Dal punto di vista funzionale ci si trova di fronte all'architetto contemporaneo che più ha realizzato in questo campo: l'Atheneum a New Armony, il museo d'arte di Atlanta, il museo di arte decorativa a Francoforte, l'addizione a una struttura preesistente a Des Moines, la sistemazione urbana con sala assembleare e spazio espositivo a Ulm, la Getty Foundation a Los Angeles, il museo di arte contemporanea a Barcellona, di etologia ancora a Francoforte e il Jean Arp a Rolandswerth, tutte costruzioni ampiamenti illustrate e commentate nel volume. Meier usa il museo non come occasione di allusive memorie minimali o per un candido geometrismo, ma come vero e proprio laboratorio plastico della sua architettura.

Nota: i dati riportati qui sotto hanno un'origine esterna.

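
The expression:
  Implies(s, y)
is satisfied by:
  {y: True, s: False}
  {s: False, y: False}
  {s: True, y: True}


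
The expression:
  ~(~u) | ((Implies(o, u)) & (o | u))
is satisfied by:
  {u: True}


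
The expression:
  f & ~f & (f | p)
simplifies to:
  False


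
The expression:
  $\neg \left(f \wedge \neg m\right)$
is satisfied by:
  {m: True, f: False}
  {f: False, m: False}
  {f: True, m: True}


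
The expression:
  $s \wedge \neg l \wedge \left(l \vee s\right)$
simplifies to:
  $s \wedge \neg l$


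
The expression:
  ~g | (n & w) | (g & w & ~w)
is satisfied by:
  {n: True, w: True, g: False}
  {n: True, w: False, g: False}
  {w: True, n: False, g: False}
  {n: False, w: False, g: False}
  {n: True, g: True, w: True}


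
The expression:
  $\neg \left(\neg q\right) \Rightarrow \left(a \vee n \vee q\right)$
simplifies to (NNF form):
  $\text{True}$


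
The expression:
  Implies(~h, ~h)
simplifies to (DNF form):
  True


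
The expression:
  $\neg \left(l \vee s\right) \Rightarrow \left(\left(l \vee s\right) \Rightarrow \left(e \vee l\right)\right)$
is always true.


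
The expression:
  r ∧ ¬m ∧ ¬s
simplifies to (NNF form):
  r ∧ ¬m ∧ ¬s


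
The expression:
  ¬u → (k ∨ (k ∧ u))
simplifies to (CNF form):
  k ∨ u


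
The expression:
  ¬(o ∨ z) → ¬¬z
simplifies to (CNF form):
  o ∨ z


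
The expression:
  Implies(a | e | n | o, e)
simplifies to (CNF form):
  (e | ~a) & (e | ~n) & (e | ~o)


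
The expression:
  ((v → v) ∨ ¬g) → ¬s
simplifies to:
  ¬s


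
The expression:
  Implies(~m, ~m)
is always true.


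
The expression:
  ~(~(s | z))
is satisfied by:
  {z: True, s: True}
  {z: True, s: False}
  {s: True, z: False}


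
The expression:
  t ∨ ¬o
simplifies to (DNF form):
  t ∨ ¬o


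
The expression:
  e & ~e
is never true.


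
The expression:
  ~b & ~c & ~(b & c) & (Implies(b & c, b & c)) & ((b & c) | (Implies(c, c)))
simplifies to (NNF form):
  ~b & ~c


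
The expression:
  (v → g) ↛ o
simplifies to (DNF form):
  (g ∧ ¬o) ∨ (¬o ∧ ¬v)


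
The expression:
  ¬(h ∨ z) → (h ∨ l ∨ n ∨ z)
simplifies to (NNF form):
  h ∨ l ∨ n ∨ z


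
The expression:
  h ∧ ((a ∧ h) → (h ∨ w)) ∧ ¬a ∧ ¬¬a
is never true.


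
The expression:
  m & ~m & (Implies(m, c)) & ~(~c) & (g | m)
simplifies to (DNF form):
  False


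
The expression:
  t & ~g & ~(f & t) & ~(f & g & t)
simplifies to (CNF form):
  t & ~f & ~g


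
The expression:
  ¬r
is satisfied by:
  {r: False}


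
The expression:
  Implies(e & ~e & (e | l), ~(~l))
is always true.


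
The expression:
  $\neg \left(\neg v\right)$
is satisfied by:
  {v: True}


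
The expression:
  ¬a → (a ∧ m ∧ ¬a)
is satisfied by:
  {a: True}


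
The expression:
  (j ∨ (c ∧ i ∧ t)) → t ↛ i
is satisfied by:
  {c: False, t: False, j: False, i: False}
  {i: True, c: False, t: False, j: False}
  {t: True, i: False, c: False, j: False}
  {i: True, t: True, c: False, j: False}
  {c: True, i: False, t: False, j: False}
  {i: True, c: True, t: False, j: False}
  {t: True, c: True, i: False, j: False}
  {j: True, t: True, i: False, c: False}
  {j: True, t: True, c: True, i: False}


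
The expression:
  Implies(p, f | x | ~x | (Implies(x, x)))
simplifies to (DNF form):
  True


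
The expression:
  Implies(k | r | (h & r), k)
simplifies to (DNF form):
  k | ~r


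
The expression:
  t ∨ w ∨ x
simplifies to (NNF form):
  t ∨ w ∨ x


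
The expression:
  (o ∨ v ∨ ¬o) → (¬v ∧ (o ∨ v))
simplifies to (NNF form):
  o ∧ ¬v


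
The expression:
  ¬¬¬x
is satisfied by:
  {x: False}


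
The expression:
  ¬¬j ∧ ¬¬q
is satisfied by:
  {j: True, q: True}


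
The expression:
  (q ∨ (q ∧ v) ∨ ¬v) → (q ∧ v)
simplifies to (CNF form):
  v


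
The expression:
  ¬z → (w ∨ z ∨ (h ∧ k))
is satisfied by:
  {k: True, z: True, w: True, h: True}
  {k: True, z: True, w: True, h: False}
  {z: True, w: True, h: True, k: False}
  {z: True, w: True, h: False, k: False}
  {k: True, z: True, h: True, w: False}
  {k: True, z: True, h: False, w: False}
  {z: True, h: True, w: False, k: False}
  {z: True, h: False, w: False, k: False}
  {k: True, w: True, h: True, z: False}
  {k: True, w: True, h: False, z: False}
  {w: True, h: True, z: False, k: False}
  {w: True, z: False, h: False, k: False}
  {k: True, h: True, z: False, w: False}


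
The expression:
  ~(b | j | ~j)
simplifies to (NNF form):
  False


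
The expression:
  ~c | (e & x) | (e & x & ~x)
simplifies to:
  ~c | (e & x)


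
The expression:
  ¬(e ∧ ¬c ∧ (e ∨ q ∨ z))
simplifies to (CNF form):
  c ∨ ¬e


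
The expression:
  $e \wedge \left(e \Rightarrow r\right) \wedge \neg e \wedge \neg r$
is never true.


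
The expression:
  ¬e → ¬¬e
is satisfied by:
  {e: True}


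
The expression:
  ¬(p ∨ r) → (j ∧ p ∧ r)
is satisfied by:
  {r: True, p: True}
  {r: True, p: False}
  {p: True, r: False}


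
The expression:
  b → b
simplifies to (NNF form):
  True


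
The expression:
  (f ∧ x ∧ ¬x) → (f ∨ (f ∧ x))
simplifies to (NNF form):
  True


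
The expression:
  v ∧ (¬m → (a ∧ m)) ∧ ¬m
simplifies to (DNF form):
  False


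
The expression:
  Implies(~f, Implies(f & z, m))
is always true.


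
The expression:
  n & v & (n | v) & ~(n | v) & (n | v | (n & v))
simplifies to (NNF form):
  False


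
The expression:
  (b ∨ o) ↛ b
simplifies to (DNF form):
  o ∧ ¬b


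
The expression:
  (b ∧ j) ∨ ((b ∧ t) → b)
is always true.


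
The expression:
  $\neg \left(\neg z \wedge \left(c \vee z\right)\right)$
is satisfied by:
  {z: True, c: False}
  {c: False, z: False}
  {c: True, z: True}


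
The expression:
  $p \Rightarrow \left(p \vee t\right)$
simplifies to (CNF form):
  $\text{True}$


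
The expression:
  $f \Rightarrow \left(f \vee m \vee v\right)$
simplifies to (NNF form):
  $\text{True}$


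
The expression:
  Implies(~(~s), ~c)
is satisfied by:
  {s: False, c: False}
  {c: True, s: False}
  {s: True, c: False}


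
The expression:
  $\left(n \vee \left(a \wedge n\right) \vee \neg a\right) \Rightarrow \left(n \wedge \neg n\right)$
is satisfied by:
  {a: True, n: False}


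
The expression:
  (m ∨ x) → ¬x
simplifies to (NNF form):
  ¬x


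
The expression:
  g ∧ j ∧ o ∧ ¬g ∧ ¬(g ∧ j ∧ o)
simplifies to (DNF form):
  False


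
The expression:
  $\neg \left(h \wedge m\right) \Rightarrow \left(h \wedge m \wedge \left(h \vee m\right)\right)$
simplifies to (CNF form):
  $h \wedge m$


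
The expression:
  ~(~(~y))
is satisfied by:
  {y: False}


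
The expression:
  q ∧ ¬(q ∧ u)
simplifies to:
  q ∧ ¬u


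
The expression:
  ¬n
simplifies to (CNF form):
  ¬n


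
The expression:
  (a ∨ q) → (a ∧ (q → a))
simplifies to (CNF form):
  a ∨ ¬q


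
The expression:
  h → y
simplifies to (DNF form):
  y ∨ ¬h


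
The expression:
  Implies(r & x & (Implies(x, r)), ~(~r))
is always true.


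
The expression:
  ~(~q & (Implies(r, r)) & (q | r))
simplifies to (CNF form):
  q | ~r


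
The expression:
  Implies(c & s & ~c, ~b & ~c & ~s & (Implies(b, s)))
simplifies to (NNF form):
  True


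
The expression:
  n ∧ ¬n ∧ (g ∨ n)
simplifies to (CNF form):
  False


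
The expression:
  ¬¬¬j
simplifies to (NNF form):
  ¬j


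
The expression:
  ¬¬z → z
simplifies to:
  True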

Dal punto di vista estetico, sia per Meier che per Stella la parola chiave è astrattismo. Il compito dell'arte non è raffigurare il mondo, ma strutturare un insieme di relazioni tra segni senza significato che assumono valore per le reciproche relazioni (e non per il loro singolare contenuto realistico o tettonico). Entrambi sono quindi molto distanti da quei movimenti che hanno cercato di rimettere in circolo esperienze di figurazione (in architettura Aldo Rossi con le forme pure di origine metafisica, Robert Venturi con il Kitsch del quotidiano, Robert Stern con il recupero degli elementi dell'ordine classico).



Stella vive oggi una stagione che sviluppa il barocco in chiave informale con sculture-pitture in cui pezzi di colore e decorazione, alluminio smaltato, reti e tubi creano spazi sinuosi e avvolgenti in opere alte parecchi metri.

Meier dipinge negli anni Sessanta composizioni che si rifanno a Mark Rothko e nelle recenti sculture si avvicina ai motivi di Stella. Il riferimento alla Minimal Art -uno dei pochi casi in cui un movimento artistico è anticipato dall'architettura, in questo caso quella di Kahn- appare dal materiale presentato in questo libro, e in particolare dalla lunga conversazione tra Meier e Stella (a cura di.Peter Slatin), molto periferico allo sviluppo di entrambi.

Del presunto manierismo di Meier, prende le distanze Costanzo che tende a dimostrare come l'architetto affronti in una serie di tappe evolutive il tema museale sviluppandone sia le valenze funzionali che quelle estetiche in un legame totale e appassionato al tema.

Giorgi ("Il principio insediativo") tenta di ribaltare il concetto di architettura atopica usata da Sacchi per far emergere i rapporti strutturanti che legano il luogo alle sue scelte progettuali. È probabile che il primo volume si troverà sui tavoli di molti architetti e di molti studenti. È uno strumento agile e utile. Il secondo è meno etichettabile, più originale nella struttura e nei contenuti e anche se molto ricco di materiali e di interventi (tra l'altro bisogna ricordare le schede di architettura di Patrizia Dell'Unto, una prefazione di Franco Purini, un dialogo tra Roberto Einaudi e Colin Rowe, i saggi dedicati a Stella da Earl Childress e Alberto Boatto) appare destinato a un pubblico di specialisti. Ma certo, Meier minimal o neobarocco, topico o atopico, manierista o funzionalista così come emergono da questi due volumi sono schegge possibli di una lettura più o meno scintillante, di cui l'unica traccia portante rimane l'intuizione tafuriana: all'illusionista Graves e al terrorista formale Eisenman si contrappone la meccanica delle funzioni di Richard Meier. Una meccanica però che si è saputa evolvere scoprendo una dinamica spazialità interna, una nuova ispirazione dal contesto e un ruolo importante attribuito alla luce e alle trasparenze.

Le ricerche di Stella e di Meier che sembravano descrivere due strade parallele, stimolanti, ma in fondo autonome vengono invece a formare un intreccio solidale in cui i due fili di arte e architettura si avvolgono insieme per proseguire l'avventura dell'astrattismo nell'arte moderna.